In recent years, there has been a gradual increase in the number of employers that utilize security screenings, such as “bag checks,” to prevent employees from stealing merchandise or other employer property. In some instances, the bag checks last no more than a few seconds; in other instances, they can take several minutes or more. A recent California class action lawsuit in which the employees alleged they were not compensated for time spent waiting for bag checks at the end of their shifts settled for $4 million. Are employers required to pay employees for the time spent waiting for and undergoing bag checks? In California, the likely answer is “yes.”

“De Minimis” Standard under the Fair Labor Standards Act

Most California employers must adhere to both the Fair Labor Standards Act (“FLSA”) and state wage-hour law. The FLSA sets minimum wage, overtime pay, recordkeeping and other wage standards for private and public sector employees. Under the FLSA, certain activities conducted before or after an employee’s “principal activities” are not compensable time. “Principal activities” include any work of consequence performed for an employer, no matter when the work is performed. Activities necessary to an employer’s business and performed for the employer are generally considered “principal activities,” entitling an employee to compensation. But, time spent on activities that is short, occurs infrequently, and is difficult for an employer to track sometimes is considered be “de minimis.”

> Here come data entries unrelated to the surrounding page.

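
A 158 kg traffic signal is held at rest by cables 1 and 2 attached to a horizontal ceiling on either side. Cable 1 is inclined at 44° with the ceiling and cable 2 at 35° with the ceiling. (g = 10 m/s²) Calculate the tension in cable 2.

Weight W = 158 × 10 = 1580 N acts straight down.
Horizontal: T_1 cos 44° = T_2 cos 35°  →  T_1 = 1.139 T_2.
Vertical: T_1 sin 44° + T_2 sin 35° = 1580.
Substituting the horizontal relation into the vertical equation gives 1.365 T_2 = 1580, so T_2 = 1158 N.

T_2 ≈ 1160 N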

“De minimis” time is not compensable time under the FLSA. For example, in Busk v. Integrity Staffing Solutions, No. 11-16892 (9th Cir. April 12, 2013), the court found that that spending five minutes to pass through a security screening on the employees’ way to lunch was “de minimis” under the FLSA and therefore not compensable time. By contrast, the Busk court ruled that spending up to 25 minutes waiting for a bag check at the end of the employees’ shifts may be compensable. The employees were therefore allowed to proceed with their lawsuit on that issue.

Bag Checks of Any Duration are Likely Compensable Time Under California Law

Unlike the FLSA, California law generally does not recognize the “de minimis” rule. California’s Department of Labor Standards Enforcement (“DLSE”), the agency responsible for enforcing the state’s wage-hour laws, recognizes the “de minimis” rule “only where there are uncertain and indefinite periods of time involved of a few seconds or minutes’ duration, and where the failure to count such time is due to considerations justified by industrial realities.”

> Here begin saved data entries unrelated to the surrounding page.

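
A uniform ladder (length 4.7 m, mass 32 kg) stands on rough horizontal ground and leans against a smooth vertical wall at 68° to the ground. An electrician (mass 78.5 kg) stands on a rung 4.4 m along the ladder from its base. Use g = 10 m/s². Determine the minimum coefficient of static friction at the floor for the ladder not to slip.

μ_min ≈ 0.327

ΣF_y = 0: N_floor = 32×10 + 78.5×10 = 1105 N.
Torques about the foot: N_wall · 4.7 sin 68° = 32×10×2.35 cos 68° + 78.5×10×4.4 cos 68° → N_wall = 361.56 N.
ΣF_x = 0: f_floor = N_wall = 361.56 N.
μ_min = f_floor / N_floor = 361.56 / 1105 = 0.3272.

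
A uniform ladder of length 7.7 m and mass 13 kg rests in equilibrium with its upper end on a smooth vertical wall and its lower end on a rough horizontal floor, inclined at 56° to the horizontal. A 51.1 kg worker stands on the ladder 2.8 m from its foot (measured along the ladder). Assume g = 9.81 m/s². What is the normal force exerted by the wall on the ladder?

Torques about the foot: N_wall · 7.7 sin 56° = 13×9.81×3.85 cos 56° + 51.1×9.81×2.8 cos 56° → N_wall = 165.96 N.

N_wall ≈ 166 N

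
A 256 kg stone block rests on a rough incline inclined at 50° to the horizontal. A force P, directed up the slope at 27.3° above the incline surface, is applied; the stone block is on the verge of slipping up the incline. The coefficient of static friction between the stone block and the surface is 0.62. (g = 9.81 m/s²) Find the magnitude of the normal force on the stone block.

N ≈ 471 N

On the verge of sliding up the incline, friction equals μN and acts down the slope.
Perpendicular: N + P sin 27.3° = W cos 50° = 1614 N.
Along incline: P cos 27.3° = W sin 50° + μN  with W sin 50° = 1924 N.
Solving the pair for P and N: P = 2493 N, N = 470.7 N (and f = μN = 291.8 N).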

California’s Wage Orders, which along with the California Labor Code, establish the wage standards for California employees and require employers to pay employees for “all hours worked.” The Wage Orders broadly define “hours worked” as “the time during which an employee is subject to the control of an employer, and includes all the time the employee is suffered and permitted to work, whether or not required to do so.” The key determination is whether an employee is, “subject to the control of the employer.” In Morillion v. Royal Packing Co., the California Supreme Court held that the employer exercised enough control over its employees by requiring them to commute to worksites on company-owned buses, such that the employees’ commute time was compensable. Similarly, in Rutti v. Lojack Corporation, 596 F.3d 1046 (9th Cir. 2010), the court held that the employee’s commute time was compensable under California law, but not the FLSA, because his employer required him to drive the company vehicle from his home to his job and back and prohibited personal errands, passengers and cell phone use while driving the company vehicle, among other restrictions.

California appellate courts have yet to rule on whether bags checks are compensable time under California law. Presumably, however, employees are “subject to the control of the employer” when undergoing security screenings because they are not free to take breaks or leave the employer’s premises at the end of the day until passing through bag checks. This time is likely compensable in California.

Tips for Employers

Failing to compensate an employee for time spent waiting for and during security screening can be costly. An employer runs the risk of owing back pay, penalties and incurring attorneys’ fees if litigation ensues. To minimize potential liability and payroll expense, employers should consider conducting security screenings at or near the time clock. This may require employers to move the time clock so that it is closer to the employees’ point of entry and exit. Employers may wish to stagger start and stop times to minimize potential bottlenecks when employees’ shifts begin and end. Employers also should ensure that they allow enough time for uninterrupted meal and rest periods, net of any time devoted to security screening or other activities performed for the employer’s benefit.